Как тут не вспомнить и слова Н. Греча, писавшего: «У нас господствует нелепое пристрастие к иностранным шарлатанам, актерам, поварам и т. п., но иностранец, замечательный умом, талантами и заслугами, редко оценивается по достоинству: наши критики выставляют странные и смешные стороны пришельцев, а хорошие и достойные хвалы оставляют в тени. Разумеется, если русский и иностранец равного достоинства, я всегда предпочту русского, но доколе не сошел с ума, не скажу, чтобы какой-нибудь Башуцкий, Арбузов, Мартынов лучше Беннигсена, Ланжерона или Паулуччи. К тому же должно отличать немцев (или германцев) от уроженцев наших Остзейских губерний: это русские подданные, русские дворяне, охотно жертвующие за Россию кровью и жизнью и если иногда предпочитаются природными русскими, то оттого, что домашнее их воспитание было лучше и нравственнее… Можно ли негодовать на них, что они предпочитают Гёте и Лессинга Гоголю и Щербине» И далее: «Да чем лифляндец Барклай менее русский, нежели грузин Багратион? Скажете — этот православный, но дело идет на войне не о происхождении Святого Духа! Всякому свое по делам и заслугам… Отказаться в крайних случаях от совета и участия иностранцев было бы то же, что по внушению патриотизма не давать больному хины потому, что она растет не в России». Не менее важной кажется еще одна мысль Греча: «Дело против Наполеона было не русское, а общеевропейское, общечеловеческое, следственно, все благородные люди становились в нем земляками и братьями: итальянцы и немцы, французы (эмигранты) и голландцы, португальцы и англичане, испанцы и шведы — все становились под одно знамя»5.

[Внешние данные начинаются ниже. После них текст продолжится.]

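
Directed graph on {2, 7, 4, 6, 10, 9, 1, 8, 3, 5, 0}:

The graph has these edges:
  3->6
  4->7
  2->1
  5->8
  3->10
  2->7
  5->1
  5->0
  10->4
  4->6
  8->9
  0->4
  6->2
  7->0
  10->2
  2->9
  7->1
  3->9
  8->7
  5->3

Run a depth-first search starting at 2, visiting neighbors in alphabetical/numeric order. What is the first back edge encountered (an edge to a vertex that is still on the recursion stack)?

6→2

DFS from 2 (visiting neighbors in alphabetical/numeric order); mark gray on enter, black on exit:
2 gray
  1 gray
  1 black
  7 gray
    0 gray
      4 gray
        6 gray
          6→2: 2 is gray → back edge
First back edge: 6 → 2.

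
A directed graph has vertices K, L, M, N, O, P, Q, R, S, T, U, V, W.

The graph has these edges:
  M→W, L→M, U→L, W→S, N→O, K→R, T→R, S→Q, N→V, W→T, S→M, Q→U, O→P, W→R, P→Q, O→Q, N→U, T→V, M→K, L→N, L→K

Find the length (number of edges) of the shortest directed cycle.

3

For each vertex v, BFS finds the shortest path from v back to v.
The shortest such closed walk is L → N → U → L, length 3.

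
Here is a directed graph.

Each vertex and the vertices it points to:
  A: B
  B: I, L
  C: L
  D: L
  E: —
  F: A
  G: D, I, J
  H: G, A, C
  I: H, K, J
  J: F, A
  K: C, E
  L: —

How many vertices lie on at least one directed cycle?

A vertex is on a directed cycle iff it belongs to a strongly connected component of size ≥ 2 (or has a self-loop).
The vertices on cycles are {A, B, F, G, H, I, J} — 7 in total.

7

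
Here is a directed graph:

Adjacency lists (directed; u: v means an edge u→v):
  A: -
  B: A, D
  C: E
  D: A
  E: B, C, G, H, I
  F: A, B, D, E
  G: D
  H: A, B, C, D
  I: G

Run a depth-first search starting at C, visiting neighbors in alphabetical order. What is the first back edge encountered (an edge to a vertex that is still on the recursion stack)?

E->C

DFS from C (visiting neighbors in alphabetical order); mark gray on enter, black on exit:
C gray
  E gray
    B gray
      A gray
      A black
      D gray
        D→A: A black — skip
      D black
    B black
    E→C: C is gray → back edge
First back edge: E → C.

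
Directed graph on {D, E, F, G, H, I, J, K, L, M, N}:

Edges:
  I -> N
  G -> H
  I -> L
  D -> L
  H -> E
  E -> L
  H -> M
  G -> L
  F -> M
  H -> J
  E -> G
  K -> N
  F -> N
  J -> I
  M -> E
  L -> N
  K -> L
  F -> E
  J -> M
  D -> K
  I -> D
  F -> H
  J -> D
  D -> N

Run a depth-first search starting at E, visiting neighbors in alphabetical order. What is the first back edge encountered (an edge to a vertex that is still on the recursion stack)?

H->E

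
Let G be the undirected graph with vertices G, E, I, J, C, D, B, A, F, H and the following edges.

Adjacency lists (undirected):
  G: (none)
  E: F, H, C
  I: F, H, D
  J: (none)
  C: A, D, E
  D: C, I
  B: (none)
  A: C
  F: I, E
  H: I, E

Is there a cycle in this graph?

DFS, tracking each vertex's parent; an edge to a visited non-parent vertex closes a cycle.
Start from B:
visit B (parent –)
visit G (parent –)
visit E (parent –)
  visit F (parent E)
    visit I (parent F)
      I–F: parent, skip
      visit H (parent I)
        H–I: parent, skip
        H–E: E visited and ≠ parent → cycle
Cycle: E – F – I – H – E.

Yes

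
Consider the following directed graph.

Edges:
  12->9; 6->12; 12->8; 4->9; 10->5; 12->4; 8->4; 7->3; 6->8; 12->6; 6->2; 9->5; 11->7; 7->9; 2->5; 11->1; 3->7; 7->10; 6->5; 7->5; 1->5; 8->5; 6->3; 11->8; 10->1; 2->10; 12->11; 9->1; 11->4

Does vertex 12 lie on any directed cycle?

12 is on a cycle iff 12 can reach itself via ≥1 edge.
12 → 6 → 12 — yes.

Yes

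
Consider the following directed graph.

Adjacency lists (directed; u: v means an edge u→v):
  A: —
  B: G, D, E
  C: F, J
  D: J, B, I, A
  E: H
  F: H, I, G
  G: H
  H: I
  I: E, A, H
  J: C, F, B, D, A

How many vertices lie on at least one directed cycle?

7

A vertex is on a directed cycle iff it belongs to a strongly connected component of size ≥ 2 (or has a self-loop).
The vertices on cycles are {B, C, D, E, H, I, J} — 7 in total.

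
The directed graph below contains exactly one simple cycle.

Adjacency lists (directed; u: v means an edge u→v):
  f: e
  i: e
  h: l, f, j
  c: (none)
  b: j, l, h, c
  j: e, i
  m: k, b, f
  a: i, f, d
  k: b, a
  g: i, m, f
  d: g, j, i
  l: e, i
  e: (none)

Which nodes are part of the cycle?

a, d, g, k, m

DFS with gray/black marking from g:
g gray
  i gray
    e gray
    e black
  i black
  m gray
    k gray
      b gray
        j gray
          j→e: e black — skip
          j→i: i black — skip
        j black
        l gray
          l→e: e black — skip
          l→i: i black — skip
        l black
        h gray
          h→l: l black — skip
          f gray
            f→e: e black — skip
          f black
          h→j: j black — skip
        h black
        c gray
        c black
      b black
      a gray
        a→i: i black — skip
        a→f: f black — skip
        d gray
          d→g: g is gray → back edge
Back edge closes the cycle g → m → k → a → d → g; its vertices are {a, d, g, k, m}.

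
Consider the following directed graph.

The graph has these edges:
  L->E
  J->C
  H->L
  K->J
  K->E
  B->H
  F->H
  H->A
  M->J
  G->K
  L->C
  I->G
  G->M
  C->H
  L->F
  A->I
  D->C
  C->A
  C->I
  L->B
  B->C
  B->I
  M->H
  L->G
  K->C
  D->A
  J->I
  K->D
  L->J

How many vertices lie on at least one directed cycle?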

Вернемся к вопросу о самоидентичности Багратиона. Во-первых, князь Багратион — потомок грузинских царей, чей род был древнее всех российских княжеских родов (включая Рюриковичей), — последовательно считал себя русским: «…Итак, прощайте. Я вам все сказал как русский — русскому» (из письма Аракчееву, июль 1812 года). Для него проблема грузинской идентификации даже не возникала. Из контекста всех подобных высказываний Багратиона (а их сохранилось немало) видно, что понятие «русский» идентифицируется им не с этнической принадлежностью к русской нации в современном понимании, а с имперской принадлежностью, с подданством российскому императору. «Русский» тогда был эвфемизмом понятия «имперский», «российский», а также отчасти «православный». В те времена этот взгляд был весьма распространен. Так, во время войны 1808–1809 годов со шведами генерал Каменский призывал солдат в атаку: «Покажем шведам, каковы русские. Не выйдем отсюда живы, не разбив шведов в пух! Ружья наперевес! За мной! С нами Бог! Вперед! Ура!» При этом обращался он к солдатам Литовского и Могилевского полков, польским уланам и гродненским гусарам, среди которых русских, наверное, почти не было. Об одном известном деятеле того времени бароне Убри писали: «Русский, но немец барон Убри», и даже так: «Убри, русский немец, французского происхождения»6.